Of Checks & Chips: Etorki

THE STORY:

On the one hand, France seems ahead of the game: they've had chips in their credit cards for years. Except, of course, that they're not credit cards. They're debit cards. After they insert the card, you have to enter the four-digit code. That's easy enough to do, because the credit, er I mean, debit card transaction takes place at your table in a portable machine, which is much safer because your card never leaves your sight. When will the US adopt this system?


Until just recently, our credit card -- an actual credit card, that is -- had a magnetic stripe. This has about a 50% success rate here in Europe. The machine might recognize the stripe, or it might not. Our American bank just sent us an updated card with a chip in it, which works much better in French machines, but still not 100% of the time. At the weekly fruit market, we make bets on the capricious nature of the machine-card interaction; sometimes we have to resort to the debit card in the end. Same machine, same machine operator, different results. Even though they both have chips, the debit card (with chip, of course) is a much safer bet.
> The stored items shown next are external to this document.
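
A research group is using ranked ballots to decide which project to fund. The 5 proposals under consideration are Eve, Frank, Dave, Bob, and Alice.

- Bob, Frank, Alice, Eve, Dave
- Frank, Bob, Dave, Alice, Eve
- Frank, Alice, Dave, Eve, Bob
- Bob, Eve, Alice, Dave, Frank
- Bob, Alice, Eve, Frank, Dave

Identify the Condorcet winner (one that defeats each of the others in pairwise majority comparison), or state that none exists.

Bob

Head-to-head results (5 voters total):
Eve vs Frank: Frank wins 3–2.
Eve vs Dave: Eve wins 3–2.
Eve vs Bob: Bob wins 4–1.
Eve vs Alice: Alice wins 4–1.
Frank vs Dave: Frank wins 4–1.
Frank vs Bob: Bob wins 3–2.
Frank vs Alice: Frank wins 3–2.
Dave vs Bob: Bob wins 4–1.
Dave vs Alice: Alice wins 4–1.
Bob vs Alice: Bob wins 4–1.
Bob beats each rival — Eve (4–1), Frank (3–2), Dave (4–1), Alice (4–1) — so Bob is the Condorcet winner.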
When my friends move to Paris and open up their bank account, the guy there tells them not to bother with a checkbook, since you can "do everything" here with a RIB -- a Relevé d'Identité Bancaire: basically your bank account number. Monthly school fees, apartmental rental fees. My friends tell me this, and I immediately know that their banker could not possibly have children. Or ever go to the doctor, for that matter. I find that I use my checkbook at least a couple times per month, including for all of the girls' after school activities (let's face it: their painting teacher, their gym, and their dance class are not going to have the machine to accept credit or debit cards, and are not going to want to pay the fees, anyway). I find I use a checkbook far more in France than in San Francisco, where so much can be signed up and paid for online, with credit cards.



On the other hand, many small stores have been burned by checks and follow the general no-check policy so familiar to us in the States. Not so familiar is the format, when you do get to write a check. In France, contrary to the US, the amount of the check (written out in words) goes first, and the recipient goes second, so that about every 20 checks or so, I have to void one because I've instinctively written it backwards.

THE CHEESE: Etorki

Etorki is a pasteurized sheeps' milk cheese. Like so many sheep cheeses, it hails from Basque country. Evidently, sheep really like the Pyrénées mountain range, specifically from the Pyrénées Atlantiques.
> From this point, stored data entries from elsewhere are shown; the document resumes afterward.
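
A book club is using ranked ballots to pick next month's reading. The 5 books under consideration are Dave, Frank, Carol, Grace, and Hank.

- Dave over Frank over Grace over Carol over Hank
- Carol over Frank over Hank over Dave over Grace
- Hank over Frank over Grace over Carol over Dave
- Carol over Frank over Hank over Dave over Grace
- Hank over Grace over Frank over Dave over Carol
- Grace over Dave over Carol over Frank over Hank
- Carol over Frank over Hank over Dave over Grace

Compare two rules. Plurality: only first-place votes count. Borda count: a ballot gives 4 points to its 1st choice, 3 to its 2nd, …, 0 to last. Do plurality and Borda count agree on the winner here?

No

Plurality first-place counts: Dave 1, Frank 0, Carol 3, Grace 1, Hank 2 → Carol.
Borda totals: Dave 11, Frank 18, Carol 16, Grace 11, Hank 14 → Frank.
The two rules disagree: plurality picks Carol, Borda picks Frank.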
It's an industrial cheese that can be found in big wheels at the deli aisle, or already sliced and ready to go in the pre-packaged cheese section. The crust is a waxy orange -- not a stinky orange, and best left uneaten. I might argue the cheese itself is also best left uneaten, but that would seriously snobby and snarky of me. So instead let me just say that it's mild, slightly sweet, and very, very plain. The texture, like so many pasteurized hard cheeses, is more rubbery than crumbly.

 
 
THE CONNECTION:

Etorki is the kind of cheese you can usually buy with a credit card or debit card at a big supermarket. But it's still not a guarantee. Your credit card may simply not be recognized, even with a chip. Whether or not you allowed to use a check is debatable and depends on the store's policy. Either way, there are probably better ways to see your money hard et-worki (meh, ugh, I'm sorry).